December 10, 2007|By JOSHUA BOWMAN

WASHINGTON COUNTY ? While recent spending cuts passed by the Maryland General Assembly fixed some of the state's budget issues, they have left local governments like Washington County with new fiscal pressures to address.

An analysis by the Maryland Department of Legislative Services shows that Washington County will receive about $9 million less than expected from the state in fiscal year 2009 as a result of cuts passed by the General Assembly.

Income tax revenues in Washington County are projected to drop by about $1.8 million, while state education aid could be about $6.3 million less than expected.

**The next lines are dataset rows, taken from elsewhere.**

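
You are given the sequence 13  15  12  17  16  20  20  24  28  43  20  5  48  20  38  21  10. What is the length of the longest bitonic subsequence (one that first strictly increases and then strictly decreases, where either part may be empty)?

inc[i] = longest strictly increasing subsequence ending at i; dec[i] = longest strictly decreasing subsequence starting at i:
i:      1  2  3  4  5  6  7  8  9 10 11 12 13 14 15 16 17
a[i]:  13 15 12 17 16 20 20 24 28 43 20  5 48 20 38 21 10
inc:    1  2  1  3  3  4  4  5  6  7  4  1  8  4  7  5  2
dec:    3  3  2  3  2  2  2  3  3  4  2  1  4  2  3  2  1
Best peak at i=13 (value 48): inc=8, dec=4, length 8+4−1 = 11.

11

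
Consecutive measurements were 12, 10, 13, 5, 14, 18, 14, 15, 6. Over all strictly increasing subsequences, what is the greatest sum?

57

Let S[i] be the best sum of a strictly increasing subsequence ending at i:
i:      1  2  3  4  5  6  7  8  9
a[i]:  12 10 13  5 14 18 14 15  6
S:     12 10 25  5 39 57 39 54 11
Maximum is 57 (e.g. 12 + 13 + 14 + 18).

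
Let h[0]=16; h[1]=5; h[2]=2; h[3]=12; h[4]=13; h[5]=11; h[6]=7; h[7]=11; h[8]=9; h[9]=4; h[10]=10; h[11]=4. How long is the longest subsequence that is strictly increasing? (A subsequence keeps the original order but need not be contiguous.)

4

Let dp[i] be the length of the longest such subsequence ending at index i:
i:      0  1  2  3  4  5  6  7  8  9 10 11
h[i]:  16  5  2 12 13 11  7 11  9  4 10  4
dp:     1  1  1  2  3  2  2  3  3  2  4  2
Maximum dp value is 4.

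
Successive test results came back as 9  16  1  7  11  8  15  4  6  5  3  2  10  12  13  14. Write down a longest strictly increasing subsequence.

1, 7, 8, 10, 12, 13, 14

Patience tails give the LIS length; then backtrack through the dp parents:
9 → extends → [9]
16 → extends → [9, 16]
1 → replaces 9 → [1, 16]
7 → replaces 16 → [1, 7]
11 → extends → [1, 7, 11]
8 → replaces 11 → [1, 7, 8]
15 → extends → [1, 7, 8, 15]
4 → replaces 7 → [1, 4, 8, 15]
6 → replaces 8 → [1, 4, 6, 15]
5 → replaces 6 → [1, 4, 5, 15]
3 → replaces 4 → [1, 3, 5, 15]
2 → replaces 3 → [1, 2, 5, 15]
10 → replaces 15 → [1, 2, 5, 10]
12 → extends → [1, 2, 5, 10, 12]
13 → extends → [1, 2, 5, 10, 12, 13]
14 → extends → [1, 2, 5, 10, 12, 13, 14]
Length 7; one witness is 1, 7, 8, 10, 12, 13, 14.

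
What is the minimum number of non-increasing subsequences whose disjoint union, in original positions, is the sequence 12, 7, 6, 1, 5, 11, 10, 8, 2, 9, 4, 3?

4

The minimum number of non-increasing subsequences covering a sequence equals the length of its longest strictly increasing subsequence.
LIS length is 4 (e.g. 1, 5, 8, 9), so 4 piles are needed.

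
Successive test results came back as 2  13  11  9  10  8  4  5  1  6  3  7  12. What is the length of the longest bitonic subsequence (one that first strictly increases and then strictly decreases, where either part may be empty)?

inc[i] = longest strictly increasing subsequence ending at i; dec[i] = longest strictly decreasing subsequence starting at i:
i:      1  2  3  4  5  6  7  8  9 10 11 12 13
a[i]:   2 13 11  9 10  8  4  5  1  6  3  7 12
inc:    1  2  2  2  3  2  2  3  1  4  2  5  6
dec:    2  6  5  4  4  3  2  2  1  2  1  1  1
Best peak at i=2 (value 13): inc=2, dec=6, length 2+6−1 = 7.

7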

Other projected reductions for fiscal year 2009, which begins in July, include an estimated $326,000 drop in Program Open Space money, a $319,000 reduction in expected highway user revenues and the elimination of a $357,100 electricity deregulation grant.


The General Assembly's cuts came during last month's special session, which was convened to address the state's $1.5 billion budget shortfall. Legislators trimmed $550 million from the projected fiscal year 2009 budget in part by cutting $248 million in state funding to Maryland's 23 counties and Baltimore City.

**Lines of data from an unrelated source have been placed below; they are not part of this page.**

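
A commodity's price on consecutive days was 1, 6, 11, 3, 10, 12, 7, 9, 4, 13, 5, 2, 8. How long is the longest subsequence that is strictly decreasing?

Let dp[i] be the longest strictly decreasing subsequence ending at i:
i:      1  2  3  4  5  6  7  8  9 10 11 12 13
a[i]:   1  6 11  3 10 12  7  9  4 13  5  2  8
dp:     1  1  1  2  2  1  3  3  4  1  4  5  4
Maximum is 5.

5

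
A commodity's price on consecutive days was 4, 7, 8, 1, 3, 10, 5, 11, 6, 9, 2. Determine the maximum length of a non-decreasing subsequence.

Let dp[i] be the length of the longest such subsequence ending at index i:
i:      1  2  3  4  5  6  7  8  9 10 11
a[i]:   4  7  8  1  3 10  5 11  6  9  2
dp:     1  2  3  1  2  4  3  5  4  5  2
Maximum dp value is 5.

5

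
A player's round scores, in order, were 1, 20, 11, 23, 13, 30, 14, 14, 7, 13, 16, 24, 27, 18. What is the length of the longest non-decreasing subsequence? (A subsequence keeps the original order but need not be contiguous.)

Let dp[i] be the length of the longest such subsequence ending at index i:
i:      1  2  3  4  5  6  7  8  9 10 11 12 13 14
a[i]:   1 20 11 23 13 30 14 14  7 13 16 24 27 18
dp:     1  2  2  3  3  4  4  5  2  4  6  7  8  7
Maximum dp value is 8.

8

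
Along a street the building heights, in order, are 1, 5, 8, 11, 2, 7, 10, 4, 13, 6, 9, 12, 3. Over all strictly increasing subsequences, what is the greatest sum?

38

Let S[i] be the best sum of a strictly increasing subsequence ending at i:
i:      1  2  3  4  5  6  7  8  9 10 11 12 13
a[i]:   1  5  8 11  2  7 10  4 13  6  9 12  3
S:      1  6 14 25  3 13 24  7 38 13 23 37  6
Maximum is 38 (e.g. 1 + 5 + 8 + 11 + 13).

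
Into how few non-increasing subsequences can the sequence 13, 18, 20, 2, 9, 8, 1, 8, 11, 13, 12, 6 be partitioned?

4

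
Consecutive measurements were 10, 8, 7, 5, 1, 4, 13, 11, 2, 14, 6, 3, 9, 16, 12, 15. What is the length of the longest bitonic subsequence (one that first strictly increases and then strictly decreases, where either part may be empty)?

6

inc[i] = longest strictly increasing subsequence ending at i; dec[i] = longest strictly decreasing subsequence starting at i:
i:      1  2  3  4  5  6  7  8  9 10 11 12 13 14 15 16
a[i]:  10  8  7  5  1  4 13 11  2 14  6  3  9 16 12 15
inc:    1  1  1  1  1  2  3  3  2  4  3  3  4  5  5  6
dec:    6  5  4  3  1  2  4  3  1  3  2  1  1  2  1  1
Best peak at i=1 (value 10): inc=1, dec=6, length 1+6−1 = 6.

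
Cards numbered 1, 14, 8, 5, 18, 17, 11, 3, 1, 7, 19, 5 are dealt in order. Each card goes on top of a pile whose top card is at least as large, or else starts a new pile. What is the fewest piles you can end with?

4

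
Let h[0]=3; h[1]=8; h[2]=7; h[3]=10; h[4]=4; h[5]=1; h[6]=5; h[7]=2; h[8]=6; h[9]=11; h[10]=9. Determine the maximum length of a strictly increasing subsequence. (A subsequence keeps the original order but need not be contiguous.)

5

Let dp[i] be the length of the longest such subsequence ending at index i:
i:      0  1  2  3  4  5  6  7  8  9 10
h[i]:   3  8  7 10  4  1  5  2  6 11  9
dp:     1  2  2  3  2  1  3  2  4  5  5
Maximum dp value is 5.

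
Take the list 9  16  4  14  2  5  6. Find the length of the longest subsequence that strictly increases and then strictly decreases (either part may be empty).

4

inc[i] = longest strictly increasing subsequence ending at i; dec[i] = longest strictly decreasing subsequence starting at i:
i:      1  2  3  4  5  6  7
a[i]:   9 16  4 14  2  5  6
inc:    1  2  1  2  1  2  3
dec:    3  3  2  2  1  1  1
Best peak at i=2 (value 16): inc=2, dec=3, length 2+3−1 = 4.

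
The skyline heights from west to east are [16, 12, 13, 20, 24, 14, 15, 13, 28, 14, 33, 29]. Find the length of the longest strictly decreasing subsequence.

3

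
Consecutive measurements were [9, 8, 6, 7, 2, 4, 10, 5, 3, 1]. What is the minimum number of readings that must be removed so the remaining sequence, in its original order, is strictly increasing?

Fewest deletions = n − (longest strictly increasing subsequence).
i:      1  2  3  4  5  6  7  8  9 10
a[i]:   9  8  6  7  2  4 10  5  3  1
dp:     1  1  1  2  1  2  3  3  2  1
max dp = 3, so deletions = 10 − 3 = 7.

7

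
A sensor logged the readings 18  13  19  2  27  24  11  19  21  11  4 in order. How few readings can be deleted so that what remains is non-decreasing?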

Washington County Budget and Finance Director Debra S. Murray said the county has prepared for the cuts.

"We have known about the (state's) structural deficit for years and anticipated that some of it would get passed to the counties," Murray said.

Several county officials noted that only the income tax cut will reduce revenue from fiscal year 2008, while the rest of the cuts are reductions in projected increases.

Washington County Commissioner James F. Kercheval said the reductions "could have been worse" but noted that more are expected during the General Assembly's regular session, which begins next month.

"We are cautiously optimistic at this point," Kercheval said.

Murray said the $6.3 million reduction in education aid increases will affect Washington County Public Schools as well as Hagerstown Community College. She said the county received a $15.4 million increase in education aid in fiscal year 2008, or a total of $110.3 million.

The $1.8 million reduction in income tax revenue is anticipated because the General Assembly raised the personal exemption from $2,400 to $3,200. The county collected $66,488,879 in income tax in fiscal year 2007, which ended last June.

Several county officials said they were especially concerned about the drop in highway user revenues, which are generated through taxes on fuel, vehicle titles and license plates.

The county receives about $9 million per year in highway user revenues, which completely fund the county's highway department.

Public Works Director Joseph Kroboth III said state budgetary changes cost the county $8 million in highway user revenues from 2003 to 2005.

"The state has seen highway user revenues as an easy target to secure limited funds in the past," Kroboth said.